I haven't sweated Chowhound's dilution over the years. I never expected the site to last anywhere near this long (we're coming up on twenty years!), so its mere survival strikes me as pretty freakin' dayenu.
But when I see clots of site regulars indignantly and mindlessly railing about how there's nothing good to eat in some locale, when they haven't invested the least effort into sniffing out off-radar treasure - or even considered doing so! - it drives me crazy. How did it become comfortable (much less fashionable) to be diametrically anti-Chowhound on Chowhound.com?
I just interrupted some site "veterans" moaning about White Plains, NY (one of the best - and broadest - little food towns anywhere) by offering a litany of superabundant treasure they've missed. It won't go well, of course. They'll try one or two places, order cluelessly, eat naively (the Sichuan food's too oily/spicy!"), and happily resume their prejudices and false assumptions. Or perhaps not even that (consider how this played out). The only outcome beyond imagining would be for these guys to go out and jubilantly bask in all these great places. If that was their shtick, they would never have gotten to this point in the first place!
I've been making this point forever: the stuff that's pushed at you is the product of devoted pushers, not devoted creators. The best course is to resist the misdirection and proactively hunt for your own treasure; suss out the geniuses, kooks, and hold-outs who do earnest, loving, inspiring work. They're hidden, and uncovering them is your task, not anyone else's. If the only options on your plate are the shiny, obvious, talked-about and passively-received options, you will miss the greatness - and, just as sadly, you'll miss the chance to support the greatness, which is often plied from a precarious foothold. Cream does not often rise!
But, alas, once you've fallen in love with your prejudices and false assumptions, truth feels like poison. People would much rather be idiots than feel like idiots.
Interesting post. I hadn't seen the Kansas City thread before.
ReplyDeleteDo you think this is, in part, about how the way people use the internet has changed?
When CH started, the internet was new and the novelty was communication. Suddenly, people with similar interests who never would have met before could communicate at the touch of a button. As it's developed though, people have become used to having all of the world's information at their fingertips and I think it's made people lazy and demanding. Instead of encouraging experimentation, it's made people want to know what's "best" with one search.
As a whiskey blogger, I see this same phenomenon in spirits. Ten or fifteen years ago, the whiskey sites were all about this great bottle I just found. Now, it's people posting pictures and asking if this bottle is any good. "Taste it for God's sake!" I shout at the screen, but before I finish the sentence, there is another post of another bottle asking if it's good.
It's understandable given how we use the net for other things. If I want to find a plumber, I try to quickly find the best rated place in my area, but it seems that many people now treat matters of taste the same way we would look for a plumber, as if there should be an easy answer through Google, and only one right answer at that.
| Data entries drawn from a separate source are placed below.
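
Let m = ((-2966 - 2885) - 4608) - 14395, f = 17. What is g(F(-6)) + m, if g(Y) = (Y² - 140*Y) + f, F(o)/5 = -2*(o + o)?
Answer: -27237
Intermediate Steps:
F(o) = -20*o (F(o) = 5*(-2*(o + o)) = 5*(-4*o) = -20*o)
g(Y) = 17 + Y² - 140*Y (g(Y) = (Y² - 140*Y) + 17 = 17 + Y² - 140*Y)
m = -24854 (m = (-5851 - 4608) - 14395 = -10459 - 14395 = -24854)
g(F(-6)) + m = (17 + (-20*(-6))² - (-2800)*(-6)) - 24854 = (17 + 120² - 140*120) - 24854 = (17 + 14400 - 16800) - 24854 = -2383 - 24854 = -27237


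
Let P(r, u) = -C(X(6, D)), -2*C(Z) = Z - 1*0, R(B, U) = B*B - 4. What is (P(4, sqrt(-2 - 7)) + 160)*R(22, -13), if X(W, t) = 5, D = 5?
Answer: 78000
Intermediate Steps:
R(B, U) = -4 + B**2 (R(B, U) = B**2 - 4 = -4 + B**2)
C(Z) = -Z/2 (C(Z) = -(Z - 1*0)/2 = -(Z + 0)/2 = -Z/2)
P(r, u) = 5/2 (P(r, u) = -(-1)*5/2 = -1*(-5/2) = 5/2)
(P(4, sqrt(-2 - 7)) + 160)*R(22, -13) = (5/2 + 160)*(-4 + 22**2) = 325*(-4 + 484)/2 = (325/2)*480 = 78000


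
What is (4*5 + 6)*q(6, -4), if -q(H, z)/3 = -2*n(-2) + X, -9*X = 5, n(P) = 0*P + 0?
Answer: 130/3 ≈ 43.333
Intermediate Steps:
n(P) = 0 (n(P) = 0 + 0 = 0)
X = -5/9 (X = -⅑*5 = -5/9 ≈ -0.55556)
q(H, z) = 5/3 (q(H, z) = -3*(-2*0 - 5/9) = -3*(0 - 5/9) = -3*(-5/9) = 5/3)
(4*5 + 6)*q(6, -4) = (4*5 + 6)*(5/3) = (20 + 6)*(5/3) = 26*(5/3) = 130/3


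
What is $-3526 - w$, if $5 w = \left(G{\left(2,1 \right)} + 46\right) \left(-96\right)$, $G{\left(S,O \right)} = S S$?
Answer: $-2566$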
No. People have always been that way. And there've also always been conscientious objectors - people avid about drilling down to good stuff, shaking off misdirection, and refusing to walk the well-trodden path in a semi-hypnotized state. It's true for food, for whiskey, for plumbers....for anything.
ReplyDeleteProblem is that such people are hard to gather. It's like herding cats.
It's true that the early Internet filtered things a bit, given that this type of person tends to be an early adapter. But I also did lots of things (subtle and obvious) to attract, filter, and captivate them. I've discussed this elsewhere on this Slog, particularly in the long series of posts re: Chowhound's sale: http://jimleff.blogspot.com/2008/12/chowhound-story.html
But, no, people haven't changed. Just a greater proportion of zombies (hypnotized, rigid, unimaginative, unresourceful consumers) have come online as the Internet became mainstream, and flooded into Chowhound as its corporate overlords first neglected it and now choose a course of intentional dilution.
Everybody eats, so everybody's got an opinion on food. Zagat and Yelp made windfalls by leveraging that truth. Chowhound's aim was much more selective. I didn't expect its usership to remain distilled, but I never imagined it'd become a place where utterly antithetical types would feel so damned comfortable there. That's what shocks me....their comfort. The guys on this thread (and on the KC thread) are just so, so comfortable.
One reason is that they're unchallenged. I'm barging in, tilting at windmills in an effort to push them off their dull complacency, but the average user just clucks her/his tongue and goes away. Communities are nearly always a race to the bottom, given the natural propensity to cede to idiots.